In my seven years as the minister at Unity of Pensacola we have achieved some pretty impressive accomplishments. The ministry has taken great strides to not only spiritually empower the people who attend our services, classes and events, but we continue to move forward on the restoration of our 107-year-old building. As any minister knows, marketing skills are imperative to promoting and creating energy around your ministry and its success. One of the most strategic ways of doing this is found through the art of communications.
While many churches are getting onboard with social networking sites such as Twitter and Facebook, and finding it quite useful in their promotion work, some have found it necessary to maintain the use of their newsletter to be a huge part of communicating upcoming events. Online newsletters have become quite popular in today’s world of computer/techno-savvy ministries and to the conscious online users.
We attempted to save money on the production, printing and mailing cost of our hardcopy newsletter. We thought that if we uploaded the contents to our website, people would find it more accommodating to access the monthly publication at their convenience. Should they desire a printed issue, they could print a full-color or black-and-white version easily. In theory we thought we were being creatively thrifty and becoming more modernized in the process. In reality, we actually discovered that what we thought was a good idea was not working in our favor, but rather just the opposite.
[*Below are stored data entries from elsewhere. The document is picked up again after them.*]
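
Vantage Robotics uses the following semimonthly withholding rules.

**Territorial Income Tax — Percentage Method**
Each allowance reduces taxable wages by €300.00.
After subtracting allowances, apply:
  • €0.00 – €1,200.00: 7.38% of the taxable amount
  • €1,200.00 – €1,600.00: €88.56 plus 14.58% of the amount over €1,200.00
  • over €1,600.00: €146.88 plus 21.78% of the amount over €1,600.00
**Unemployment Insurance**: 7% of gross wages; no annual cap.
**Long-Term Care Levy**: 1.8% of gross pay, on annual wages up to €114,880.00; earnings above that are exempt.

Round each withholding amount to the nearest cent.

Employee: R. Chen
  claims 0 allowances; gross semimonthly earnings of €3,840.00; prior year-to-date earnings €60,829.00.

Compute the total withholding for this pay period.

€972.67

Territorial Income Tax: taxable = €3,840.00
  €146.88 + 21.78% × (€3,840.00 − €1,600.00) = €146.88 + 21.78% × €2,240.00 = €634.75
Unemployment Insurance: 7% × €3,840.00 = €268.80
Long-Term Care Levy: 1.8% × €3,840.00 = €69.12
Total: €634.75 + €268.80 + €69.12 = €972.67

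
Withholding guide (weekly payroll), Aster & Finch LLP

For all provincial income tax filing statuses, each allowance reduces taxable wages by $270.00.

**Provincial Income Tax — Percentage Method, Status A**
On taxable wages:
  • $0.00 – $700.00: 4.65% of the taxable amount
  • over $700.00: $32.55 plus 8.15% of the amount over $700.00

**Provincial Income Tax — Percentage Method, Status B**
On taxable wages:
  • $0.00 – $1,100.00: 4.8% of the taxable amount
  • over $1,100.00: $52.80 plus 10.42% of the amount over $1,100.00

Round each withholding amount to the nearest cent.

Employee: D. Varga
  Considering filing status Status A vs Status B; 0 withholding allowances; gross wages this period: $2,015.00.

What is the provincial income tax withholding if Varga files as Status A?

$139.72

Provincial Income Tax (Status A): taxable = $2,015.00
  $32.55 + 8.15% × ($2,015.00 − $700.00) = $32.55 + 8.15% × $1,315.00 = $139.72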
Unity of Pensacola’s newsletter contained within each issue a self-addressed love-offering envelope for donations and tithes from those who may still be on the mailing list and not attending our services regularly. Most months the gifts that came in from those envelopes paid for the full production of the newsletter and then some. Once the newsletter went online, we became keenly aware that not only did those love offerings vanish, but suddenly attendance to services and special events did as well. Immediately the newsletter went back into full production with envelopes and the snail-mail reactivated. Printed newsletters do require more time and money to produce, but the use of both printed and online communication, social networking sites and word-of-mouth are priceless to the success of any organization and ministry.